That being said, Depression Cherry doesn’t quite scale the sheer heights of the duo’s preceding two records, Bloom or Teen Dream, but largely by fault of Beach House setting the bar so high themselves. While those perfect moments mixed their ephemera with just the right amount of dynamism, Depression Cherry lacks some of that extra punch overall. The subsequent “Space Song," for all it’s echoing of “fall back into place,” does offer it, however, and it soars through the stars with sparkling synth beats in exactly the way an intergalactic swim might sound if the waves could exist in a vacuum at all.
And it’s exactly a vacuum in which Beach House want to exist. In an official statement they explain that the new record is what happened when they "let [them]selves evolve while fully ignoring the commercial context in which [they] exist,” shut away from it all. Even the relatively controlled environments of their own shows apparently dislocated them from their comfort zone, claiming “[T]he growing success... larger stages and bigger rooms naturally drove us towards a louder, more aggressive place; a place farther from our natural tendencies.”

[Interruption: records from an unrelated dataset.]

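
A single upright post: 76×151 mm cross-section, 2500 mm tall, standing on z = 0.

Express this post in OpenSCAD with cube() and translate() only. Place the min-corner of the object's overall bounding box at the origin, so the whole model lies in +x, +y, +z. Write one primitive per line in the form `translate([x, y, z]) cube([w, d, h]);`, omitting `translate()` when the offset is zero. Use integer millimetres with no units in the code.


cube([76, 151, 2500]);


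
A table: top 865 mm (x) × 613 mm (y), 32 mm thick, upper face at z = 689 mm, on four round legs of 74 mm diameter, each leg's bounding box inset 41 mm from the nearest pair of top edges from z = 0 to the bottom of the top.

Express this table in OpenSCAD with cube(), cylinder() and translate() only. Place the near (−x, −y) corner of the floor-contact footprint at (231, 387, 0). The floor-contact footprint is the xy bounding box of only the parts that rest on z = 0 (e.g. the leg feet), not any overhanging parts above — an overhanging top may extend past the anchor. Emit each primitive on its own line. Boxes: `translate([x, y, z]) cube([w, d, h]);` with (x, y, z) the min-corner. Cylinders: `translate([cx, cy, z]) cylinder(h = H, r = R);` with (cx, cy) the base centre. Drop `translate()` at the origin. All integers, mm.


translate([190, 346, 657]) cube([865, 613, 32]);
translate([268, 424, 0]) cylinder(h = 657, r = 37);
translate([977, 424, 0]) cylinder(h = 657, r = 37);
translate([268, 881, 0]) cylinder(h = 657, r = 37);
translate([977, 881, 0]) cylinder(h = 657, r = 37);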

So what was already so simple has become more so. While the red velvet vinyl sleeve reminiscent of Bee Gees’ Odessa adds further texture, even their trend of solid, monochromatic cover art is simplified further, with the minimalist details of Teen Dream’s faint zebra stripes and Bloom’s dots vanquished in favor of pure, unadulterated stasis. At first (and second) listen it’s easy to glaze over the music in a similar way, though give it a chance and out of the homogeny come swirls of beauty. In a particular Beach House-y touch, the duo even handpicked select lyrics to display on their official Sub Pop site, aware of how hard it can be for listeners to distinguish them on their own.
On that same page they describe the record as "a color, a place, a feeling, an energy,” and it's represented literally on the sleeve. Like the seat cushion in that old chair at your grandmother’s, you can brush your fingers along Depression Cherry’s sonic textures one way to make it change shade as the fibers lean, then smooth it back out the other way again. You can spin your fingertip in a spiral, or make stripes, but it’s all still a surface level alteration in a cloud.

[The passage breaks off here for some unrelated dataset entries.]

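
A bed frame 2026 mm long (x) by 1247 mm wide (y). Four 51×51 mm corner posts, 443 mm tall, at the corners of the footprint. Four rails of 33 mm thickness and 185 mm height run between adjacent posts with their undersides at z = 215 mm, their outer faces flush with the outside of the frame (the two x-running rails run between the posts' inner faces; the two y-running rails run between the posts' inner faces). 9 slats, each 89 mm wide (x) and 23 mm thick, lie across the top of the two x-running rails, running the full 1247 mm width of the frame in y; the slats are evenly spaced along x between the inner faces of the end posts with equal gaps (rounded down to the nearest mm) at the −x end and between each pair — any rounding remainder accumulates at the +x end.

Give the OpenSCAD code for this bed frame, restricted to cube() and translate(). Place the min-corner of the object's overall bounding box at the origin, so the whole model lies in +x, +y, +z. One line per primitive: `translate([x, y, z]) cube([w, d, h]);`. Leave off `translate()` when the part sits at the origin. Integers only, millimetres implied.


cube([51, 51, 443]);
translate([0, 1196, 0]) cube([51, 51, 443]);
translate([1975, 0, 0]) cube([51, 51, 443]);
translate([1975, 1196, 0]) cube([51, 51, 443]);
translate([51, 0, 215]) cube([1924, 33, 185]);
translate([51, 1214, 215]) cube([1924, 33, 185]);
translate([0, 51, 215]) cube([33, 1145, 185]);
translate([1993, 51, 215]) cube([33, 1145, 185]);
translate([163, 0, 400]) cube([89, 1247, 23]);
translate([364, 0, 400]) cube([89, 1247, 23]);
translate([565, 0, 400]) cube([89, 1247, 23]);
translate([766, 0, 400]) cube([89, 1247, 23]);
translate([967, 0, 400]) cube([89, 1247, 23]);
translate([1168, 0, 400]) cube([89, 1247, 23]);
translate([1369, 0, 400]) cube([89, 1247, 23]);
translate([1570, 0, 400]) cube([89, 1247, 23]);
translate([1771, 0, 400]) cube([89, 1247, 23]);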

"The first thing that I do before I get into your house / I'm gonna tear off all the petals from the rose that's in your mouth,” “Beyond Love" quietly stabs, showing Legrand at her most aggressive. Breathing restless life into the ambient haze she wrestles, "I really wanna know / I really do breathe / We really do breathe / We really wanna know.”
These lyrical tones juxtaposed amidst the careful caress of the organ and slide guitar could leave a casual listener gliding by, blissfully unaware of the deeper, more forceful current rushing below the surface of gilded waters lapping calmly at his boat, yet that makes their realization all the more powerful. Legrand claws at you from the inside whether you're aware of it or not.

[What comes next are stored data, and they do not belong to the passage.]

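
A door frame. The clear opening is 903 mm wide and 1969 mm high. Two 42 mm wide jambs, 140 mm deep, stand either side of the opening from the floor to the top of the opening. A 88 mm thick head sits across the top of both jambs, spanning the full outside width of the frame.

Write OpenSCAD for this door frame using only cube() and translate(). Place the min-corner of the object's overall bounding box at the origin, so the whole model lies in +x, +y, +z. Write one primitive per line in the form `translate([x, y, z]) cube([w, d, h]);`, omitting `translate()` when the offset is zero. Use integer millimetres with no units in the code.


cube([42, 140, 1969]);
translate([945, 0, 0]) cube([42, 140, 1969]);
translate([0, 0, 1969]) cube([987, 140, 88]);


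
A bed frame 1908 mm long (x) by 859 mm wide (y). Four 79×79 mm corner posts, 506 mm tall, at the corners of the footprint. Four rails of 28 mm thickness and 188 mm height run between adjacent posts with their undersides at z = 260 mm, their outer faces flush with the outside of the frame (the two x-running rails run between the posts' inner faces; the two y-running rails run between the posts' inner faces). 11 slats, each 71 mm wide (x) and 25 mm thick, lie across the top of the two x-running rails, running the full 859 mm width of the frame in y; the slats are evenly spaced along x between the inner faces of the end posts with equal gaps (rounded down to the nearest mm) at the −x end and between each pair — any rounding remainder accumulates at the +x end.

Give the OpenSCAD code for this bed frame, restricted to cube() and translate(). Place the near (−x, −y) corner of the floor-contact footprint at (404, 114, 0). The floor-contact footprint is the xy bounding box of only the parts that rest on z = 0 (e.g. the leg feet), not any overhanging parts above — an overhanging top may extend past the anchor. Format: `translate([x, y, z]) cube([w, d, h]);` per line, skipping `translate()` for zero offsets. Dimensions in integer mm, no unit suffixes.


translate([404, 114, 0]) cube([79, 79, 506]);
translate([404, 894, 0]) cube([79, 79, 506]);
translate([2233, 114, 0]) cube([79, 79, 506]);
translate([2233, 894, 0]) cube([79, 79, 506]);
translate([483, 114, 260]) cube([1750, 28, 188]);
translate([483, 945, 260]) cube([1750, 28, 188]);
translate([404, 193, 260]) cube([28, 701, 188]);
translate([2284, 193, 260]) cube([28, 701, 188]);
translate([563, 114, 448]) cube([71, 859, 25]);
translate([714, 114, 448]) cube([71, 859, 25]);
translate([865, 114, 448]) cube([71, 859, 25]);
translate([1016, 114, 448]) cube([71, 859, 25]);
translate([1167, 114, 448]) cube([71, 859, 25]);
translate([1318, 114, 448]) cube([71, 859, 25]);
translate([1469, 114, 448]) cube([71, 859, 25]);
translate([1620, 114, 448]) cube([71, 859, 25]);
translate([1771, 114, 448]) cube([71, 859, 25]);
translate([1922, 114, 448]) cube([71, 859, 25]);
translate([2073, 114, 448]) cube([71, 859, 25]);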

Later on, the spoken word alternating with a fleeting, slowed-down mirroring of John and Yoko’s “Happy Xmas (War Is Over)” melody before captivatingly pleading guitar is layered with an angelic chorus makes the curiously named “PPP" a standout moment of not only the LP but their career. In “Bluebird” we find what is likely the only time Legrand will lie to you, as she soothingly misleads, “I would not ever try to capture you,” before “Days of Candy” ends Depression Cherry as fittingly as it began with the sendoff, “I know it comes too soon / The universe is riding off with you."
Whether it takes you where Legrand first longed to end up or not is up to you.